I did about a 60% good set, which is horrible. The small crowd just wasn’t feeling it. I felt a little better when it went about the same for the headliner. This may have been a sign, but right before show two, the manager said “You can go short if you want to.” Thanks…wait a minute…that sounds like, oh well. I’ll kick ass, don’t worry about me! I proceeded to experience a show about as pleasurable as smearing pheromones on myself and jumping into the gorilla house at the zoo. I don’t know if smearing is how one applies pheromones, but you get the point.
A (shockingly) sober middle aged Wisconsin douche kept replying to everything I said. “You guys drinking tonight?” “Yeah, a little bit.” “Thanks sir, you know you don’t actually have to answer every question with a complete sentence.” “Oh, OK, well you asked!” At one point, I may have made an allusion to hurting people after the show, but I don’t think they got it.
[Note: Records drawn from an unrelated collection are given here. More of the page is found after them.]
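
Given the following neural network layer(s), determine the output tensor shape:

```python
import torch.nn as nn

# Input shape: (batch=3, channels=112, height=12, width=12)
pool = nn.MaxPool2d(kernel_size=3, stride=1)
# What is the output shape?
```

Input: (3, 112, 12, 12) -> Output: (3, 112, 10, 10)

Answer: (3, 112, 10, 10)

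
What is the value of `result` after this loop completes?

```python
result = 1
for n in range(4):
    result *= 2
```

2^4 = 16
`result` takes the values: 1 → 2 → 4 → 8 → 16

Answer: 16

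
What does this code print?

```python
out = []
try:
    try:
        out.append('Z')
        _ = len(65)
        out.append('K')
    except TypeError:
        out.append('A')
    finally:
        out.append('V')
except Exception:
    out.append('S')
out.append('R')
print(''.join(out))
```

Execution trace: 'Z' (inner try body) → 'A' (inner except TypeError) → 'V' (inner finally) → 'R' (after the try/except). Output: ZAVR

Answer: ZAVR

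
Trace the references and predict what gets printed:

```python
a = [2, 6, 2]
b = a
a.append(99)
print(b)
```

Key concept: basic list aliasing.
Step by step:
`a = [2, 6, 2]` → a = [2, 6, 2]
`b = a` → b = [2, 6, 2] (same object as a)
`a.append(99)` → a = [2, 6, 2, 99] (same object as b); b = [2, 6, 2, 99] (same object as a)
`print(b)` → prints [2, 6, 2, 99]

Answer: [2, 6, 2, 99]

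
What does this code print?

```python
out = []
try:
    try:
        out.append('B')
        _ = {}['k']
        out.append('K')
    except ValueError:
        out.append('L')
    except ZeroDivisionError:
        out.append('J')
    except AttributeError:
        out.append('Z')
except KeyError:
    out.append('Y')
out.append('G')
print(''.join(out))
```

Execution trace: 'B' (try body) → 'Y' (outer except KeyError) → 'G' (after the try/except). Output: BYG

Answer: BYG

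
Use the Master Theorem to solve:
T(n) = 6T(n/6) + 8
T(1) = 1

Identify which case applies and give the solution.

a=6, b=6, f(n)=8. log_6(6) = 1. Since c=0 < 1, Case 1 applies: T(n) = Θ(n^log_b(a)) = O(n).

Answer: O(n) - Case 1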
Another lady let her phone ring – all the way to voice mail. “That sure is a long ring tone!” She said merely said, “Yes, it’s pretty long.” Me: “That wasn’t an observation, it was sarcasm…think you could silence your phone next time?” Once the headliner was done, he yelled, “Thank you, you’ve been a car payment!” I thought that was funny. It was so bad, I didn’t even try to sell shit after the show. Whatever fragment of pride I had left was apparently very strong. Or shame, actually, it’s probably shame. I can’t tell the difference anymore.